Lafora disease (LD) is an autosomal recessive, progressive, and fatal form of a neurodegenerative disorder characterized by the presence of Lafora polyglucosan bodies. LD is caused by defects in either the laforin protein phosphatase or the malin E3 ubiquitin ligase. Laforin and malin were shown play key roles in proteolytic processes, unfolded stress response, and glycogen metabolism. Therefore, the LD proteins laforin and malin are thought to function as pro-survival factors and their loss thus could result in neurodegeneration. To understand the molecular pathway leading to the cell death in LD, in the present study, we investigated the possible role of LD proteins in the p53-mediated cell death pathway. We show that loss of laforin or malin results in the increased level and activity of p53, both in cellular and animal models of LD, and that this is primarily due to the increased levels of Hipk2, a proapoptotic activator of p53. Overexpression of laforin or malin confers protection against Hipk2-mediated cell death by targeting the Hipk2 to the cytoplasmic compartment. Taken together, our study strengthens the notion that laforin and malin are pro-survival factors, and that the activation of Hipk2-p53 cell death pathway might underlie neurodegeneration in LD.

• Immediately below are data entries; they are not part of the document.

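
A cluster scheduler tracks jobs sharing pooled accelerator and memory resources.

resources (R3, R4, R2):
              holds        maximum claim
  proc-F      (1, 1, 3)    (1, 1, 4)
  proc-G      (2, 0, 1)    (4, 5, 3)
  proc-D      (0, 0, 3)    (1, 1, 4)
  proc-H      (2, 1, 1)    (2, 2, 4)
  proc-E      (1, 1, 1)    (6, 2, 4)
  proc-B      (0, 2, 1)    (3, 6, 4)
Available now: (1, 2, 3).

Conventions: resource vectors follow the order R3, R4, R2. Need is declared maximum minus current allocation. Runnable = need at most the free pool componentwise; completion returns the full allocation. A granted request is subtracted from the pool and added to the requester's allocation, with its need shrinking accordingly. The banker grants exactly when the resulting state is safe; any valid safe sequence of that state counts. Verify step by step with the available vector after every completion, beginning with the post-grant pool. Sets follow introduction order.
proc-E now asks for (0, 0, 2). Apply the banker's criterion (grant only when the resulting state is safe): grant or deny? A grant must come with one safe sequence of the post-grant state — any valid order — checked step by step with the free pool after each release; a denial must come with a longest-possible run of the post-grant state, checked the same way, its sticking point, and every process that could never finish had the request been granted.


GRANT — the state after the grant stays safe, e.g. via proc-F, proc-D, proc-H, proc-B, proc-G, proc-E.
Key observation: the transfer keeps a workable pool ((1, 2, 1)); proc-F starts the safe sequence.
Verifying the post-grant state step by step:
  pool = (1, 2, 1)
  run proc-F (needs (0, 0, 1), free (1, 2, 1)); after release of (1, 1, 3) the pool is (2, 3, 4)
  run proc-D (needs (1, 1, 1), free (2, 3, 4)); after release of (0, 0, 3) the pool is (2, 3, 7)
  run proc-H (needs (0, 1, 3), free (2, 3, 7)); after release of (2, 1, 1) the pool is (4, 4, 8)
  run proc-B (needs (3, 4, 3), free (4, 4, 8)); after release of (0, 2, 1) the pool is (4, 6, 9)
  run proc-G (needs (2, 5, 2), free (4, 6, 9)); after release of (2, 0, 1) the pool is (6, 6, 10)
  run proc-E (needs (5, 1, 1), free (6, 6, 10)); after release of (1, 1, 3) the pool is (7, 7, 13)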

Lafora disease E3 ubiquitin ligase malin is recruited to the processing bodies and regulates the microRNA-mediated gene silencing process via the decapping enzyme Dcp1a.

Intracellular transport, processing and stability of mRNA play critical roles in the functional physiology of the cell and defects in these processes are thought to underlie the pathogenesis in a number of neurodegenerative disorders. One of the cellular sites that regulate the mRNA half-life is the processing bodies, the dynamic cytoplasmic structures that represent the non-translating mRNA and the ribonucleoprotein complex that also control the decapping and translation of mRNA. In the present study we explored the possible role of malin E3 ubiquitin ligase in the mRNA decay pathway via the processing bodies. Defects in malin are associated with Lafora disease (LD)-a neurodegenerative disorder characterized by myoclonus seizures. We show here that malin is recruited to the processing bodies and that malin regulates the recruitment of mRNA decapping enzyme Dcp1a by promoting its degradation via the ubiquitin proteasome system. Depletion of malin results in elevated levels of Dcp1a and an altered microRNA-mediated gene silencing activity. Our study suggests that malin is one of the critical regulators of processing bodies and that defects in the mRNA processing might underlie some of the disease symptoms in LD.